Auditing for Process Effectiveness
Process effectiveness is the ability to achieve the process goals and objectives planned for each process. Recall from the process model page that goals and/or objectives are just one of the commonalities of all processes. Every process needs these goals, otherwise your company cannot determine if its processes are doing what they are intended to do.
The requirement of determining process effectiveness is documented in several locations within the ISO 9001 standard. Clause 8.2.2 states that audits are to ascertain that the QMS is effectively implemented; clause 8.2.3 states that companies will monitor, measure and determine if the process attains its goals or objectives; clause 4.1 says to determine the methods your company needs to know that the operation of the processes are effective, tells us to measure and analyze the processes and to take action when the goals are not met. So, it’s pretty clear that the standard demands that we verify if our processes are effective.
Process data should be made available to the internal auditor during the audit planning phase. The auditor may need to request this information from the process owner if it is not readily available to them. Once you have the data, study the information to determine if the process regularly meets its defined objectives. The snippet of process data to the right shows two recent incidents of the process exceeding objectives. The auditor should ask the process owner what went wrong and what did you do to correct the issue.

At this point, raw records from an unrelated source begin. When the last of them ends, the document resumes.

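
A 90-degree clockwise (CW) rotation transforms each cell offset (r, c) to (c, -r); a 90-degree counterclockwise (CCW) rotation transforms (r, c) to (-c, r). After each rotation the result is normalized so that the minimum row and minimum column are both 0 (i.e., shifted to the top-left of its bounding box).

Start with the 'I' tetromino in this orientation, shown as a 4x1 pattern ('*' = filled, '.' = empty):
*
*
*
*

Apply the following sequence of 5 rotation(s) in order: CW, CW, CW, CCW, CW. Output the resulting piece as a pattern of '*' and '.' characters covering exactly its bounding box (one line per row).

Start:
*
*
*
*
After rotation 1 (CW):
****
After rotation 2 (CW):
*
*
*
*
After rotation 3 (CW):
****
After rotation 4 (CCW):
*
*
*
*
After rotation 5 (CW):
****

Answer: ****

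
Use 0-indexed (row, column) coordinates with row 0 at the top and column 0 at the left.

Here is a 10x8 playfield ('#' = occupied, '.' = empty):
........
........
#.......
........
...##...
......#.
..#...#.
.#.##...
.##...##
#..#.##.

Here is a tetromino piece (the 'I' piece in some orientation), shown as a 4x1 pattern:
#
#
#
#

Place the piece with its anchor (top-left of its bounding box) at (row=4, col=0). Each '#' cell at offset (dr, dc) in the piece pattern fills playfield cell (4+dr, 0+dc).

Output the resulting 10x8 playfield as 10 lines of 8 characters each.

Fill (4+0,0+0) = (4,0)
Fill (4+1,0+0) = (5,0)
Fill (4+2,0+0) = (6,0)
Fill (4+3,0+0) = (7,0)

Answer: ........
........
#.......
........
#..##...
#.....#.
#.#...#.
##.##...
.##...##
#..#.##.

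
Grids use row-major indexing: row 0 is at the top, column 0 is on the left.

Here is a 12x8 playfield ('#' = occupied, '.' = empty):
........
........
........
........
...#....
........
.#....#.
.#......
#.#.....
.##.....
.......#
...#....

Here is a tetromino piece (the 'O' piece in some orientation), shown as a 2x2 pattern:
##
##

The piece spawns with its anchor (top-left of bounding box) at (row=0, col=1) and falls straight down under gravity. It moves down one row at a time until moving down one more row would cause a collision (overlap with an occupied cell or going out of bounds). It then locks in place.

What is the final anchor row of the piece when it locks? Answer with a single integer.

Spawn at (row=0, col=1). Try each row:
  row 0: fits
  row 1: fits
  row 2: fits
  row 3: fits
  row 4: fits
  row 5: blocked -> lock at row 4

Answer: 4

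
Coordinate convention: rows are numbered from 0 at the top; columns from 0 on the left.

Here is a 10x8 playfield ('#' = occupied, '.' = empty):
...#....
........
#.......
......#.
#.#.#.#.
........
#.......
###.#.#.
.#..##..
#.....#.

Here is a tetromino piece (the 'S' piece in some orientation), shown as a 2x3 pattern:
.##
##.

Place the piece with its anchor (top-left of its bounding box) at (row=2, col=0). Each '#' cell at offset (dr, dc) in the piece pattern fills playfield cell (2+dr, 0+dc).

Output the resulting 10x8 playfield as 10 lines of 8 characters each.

Fill (2+0,0+1) = (2,1)
Fill (2+0,0+2) = (2,2)
Fill (2+1,0+0) = (3,0)
Fill (2+1,0+1) = (3,1)

Answer: ...#....
........
###.....
##....#.
#.#.#.#.
........
#.......
###.#.#.
.#..##..
#.....#.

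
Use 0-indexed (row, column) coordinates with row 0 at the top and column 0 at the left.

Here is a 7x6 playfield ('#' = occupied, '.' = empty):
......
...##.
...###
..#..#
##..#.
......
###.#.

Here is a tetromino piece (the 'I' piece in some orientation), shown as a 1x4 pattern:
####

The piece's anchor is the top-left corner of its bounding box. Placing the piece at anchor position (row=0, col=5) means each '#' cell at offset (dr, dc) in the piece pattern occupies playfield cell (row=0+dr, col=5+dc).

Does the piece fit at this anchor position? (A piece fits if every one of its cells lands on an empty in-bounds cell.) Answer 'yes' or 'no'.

Answer: no

Derivation:
Check each piece cell at anchor (0, 5):
  offset (0,0) -> (0,5): empty -> OK
  offset (0,1) -> (0,6): out of bounds -> FAIL
  offset (0,2) -> (0,7): out of bounds -> FAIL
  offset (0,3) -> (0,8): out of bounds -> FAIL
All cells valid: no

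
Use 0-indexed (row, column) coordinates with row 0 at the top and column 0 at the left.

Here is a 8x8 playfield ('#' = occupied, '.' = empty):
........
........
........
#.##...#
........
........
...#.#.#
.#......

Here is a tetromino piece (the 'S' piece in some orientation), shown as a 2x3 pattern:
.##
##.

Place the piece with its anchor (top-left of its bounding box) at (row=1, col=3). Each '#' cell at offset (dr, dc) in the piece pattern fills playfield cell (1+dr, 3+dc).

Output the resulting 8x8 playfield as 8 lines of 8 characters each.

Answer: ........
....##..
...##...
#.##...#
........
........
...#.#.#
.#......

Derivation:
Fill (1+0,3+1) = (1,4)
Fill (1+0,3+2) = (1,5)
Fill (1+1,3+0) = (2,3)
Fill (1+1,3+1) = (2,4)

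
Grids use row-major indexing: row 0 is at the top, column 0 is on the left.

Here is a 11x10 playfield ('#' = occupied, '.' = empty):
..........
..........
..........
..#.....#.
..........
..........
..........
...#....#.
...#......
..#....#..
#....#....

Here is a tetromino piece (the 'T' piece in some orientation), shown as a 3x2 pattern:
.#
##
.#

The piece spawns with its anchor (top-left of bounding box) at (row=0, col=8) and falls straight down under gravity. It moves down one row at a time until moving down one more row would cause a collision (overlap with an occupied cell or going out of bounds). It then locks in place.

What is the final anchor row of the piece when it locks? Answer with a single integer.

Answer: 1

Derivation:
Spawn at (row=0, col=8). Try each row:
  row 0: fits
  row 1: fits
  row 2: blocked -> lock at row 1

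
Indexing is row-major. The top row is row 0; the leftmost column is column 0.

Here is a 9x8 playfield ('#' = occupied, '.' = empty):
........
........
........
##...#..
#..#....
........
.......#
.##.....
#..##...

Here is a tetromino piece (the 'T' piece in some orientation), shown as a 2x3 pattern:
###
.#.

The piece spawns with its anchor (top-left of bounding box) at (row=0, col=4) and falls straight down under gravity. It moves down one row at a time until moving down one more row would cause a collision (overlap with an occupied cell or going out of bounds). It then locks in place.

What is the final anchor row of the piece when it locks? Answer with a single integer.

Answer: 1

Derivation:
Spawn at (row=0, col=4). Try each row:
  row 0: fits
  row 1: fits
  row 2: blocked -> lock at row 1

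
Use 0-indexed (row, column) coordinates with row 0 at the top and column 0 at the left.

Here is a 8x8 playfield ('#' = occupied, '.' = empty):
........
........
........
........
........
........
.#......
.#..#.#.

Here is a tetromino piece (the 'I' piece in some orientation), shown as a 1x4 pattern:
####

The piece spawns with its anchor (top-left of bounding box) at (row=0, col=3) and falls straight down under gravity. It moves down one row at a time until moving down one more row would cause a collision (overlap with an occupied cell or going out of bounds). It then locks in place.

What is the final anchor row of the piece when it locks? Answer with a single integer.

Spawn at (row=0, col=3). Try each row:
  row 0: fits
  row 1: fits
  row 2: fits
  row 3: fits
  row 4: fits
  row 5: fits
  row 6: fits
  row 7: blocked -> lock at row 6

Answer: 6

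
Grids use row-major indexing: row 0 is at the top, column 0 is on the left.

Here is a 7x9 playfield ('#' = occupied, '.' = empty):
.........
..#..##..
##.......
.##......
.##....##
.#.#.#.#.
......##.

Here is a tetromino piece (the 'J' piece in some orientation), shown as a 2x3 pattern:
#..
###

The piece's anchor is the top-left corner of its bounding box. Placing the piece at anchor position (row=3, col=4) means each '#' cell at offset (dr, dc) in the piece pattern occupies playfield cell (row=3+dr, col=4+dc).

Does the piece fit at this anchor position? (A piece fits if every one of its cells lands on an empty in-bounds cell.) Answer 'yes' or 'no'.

Check each piece cell at anchor (3, 4):
  offset (0,0) -> (3,4): empty -> OK
  offset (1,0) -> (4,4): empty -> OK
  offset (1,1) -> (4,5): empty -> OK
  offset (1,2) -> (4,6): empty -> OK
All cells valid: yes

Answer: yes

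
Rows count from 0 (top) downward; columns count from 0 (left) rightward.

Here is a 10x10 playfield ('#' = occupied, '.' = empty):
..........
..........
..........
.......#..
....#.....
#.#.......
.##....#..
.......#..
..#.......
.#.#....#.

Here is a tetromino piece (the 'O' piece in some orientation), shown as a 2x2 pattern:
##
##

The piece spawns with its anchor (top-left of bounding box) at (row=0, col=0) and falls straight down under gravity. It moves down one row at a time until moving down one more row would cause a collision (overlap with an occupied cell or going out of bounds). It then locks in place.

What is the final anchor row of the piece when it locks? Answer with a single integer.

Answer: 3

Derivation:
Spawn at (row=0, col=0). Try each row:
  row 0: fits
  row 1: fits
  row 2: fits
  row 3: fits
  row 4: blocked -> lock at row 3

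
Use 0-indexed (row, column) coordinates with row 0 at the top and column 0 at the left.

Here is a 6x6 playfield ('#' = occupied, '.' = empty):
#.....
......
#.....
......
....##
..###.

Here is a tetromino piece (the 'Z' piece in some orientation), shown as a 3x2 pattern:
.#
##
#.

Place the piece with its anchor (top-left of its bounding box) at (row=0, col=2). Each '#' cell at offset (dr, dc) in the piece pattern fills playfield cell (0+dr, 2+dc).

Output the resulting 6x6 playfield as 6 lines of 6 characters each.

Fill (0+0,2+1) = (0,3)
Fill (0+1,2+0) = (1,2)
Fill (0+1,2+1) = (1,3)
Fill (0+2,2+0) = (2,2)

Answer: #..#..
..##..
#.#...
......
....##
..###.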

To the trained eye, the data is revealing an ineffective process. Not only is the goal not being met consistently, the two circled incidents show the data wasn’t near the target. Additionally, the last data point is not at or below the target goal, 3 of the last 5 data collections prove that this is not an effective process. This is a process in need of problem solving.
In review, obtain the data. If data is not available, suggest that data be collected per the ISO 9001 standard as an observation or an improvement opportunity. You’ve just created a value-added audit if you do so.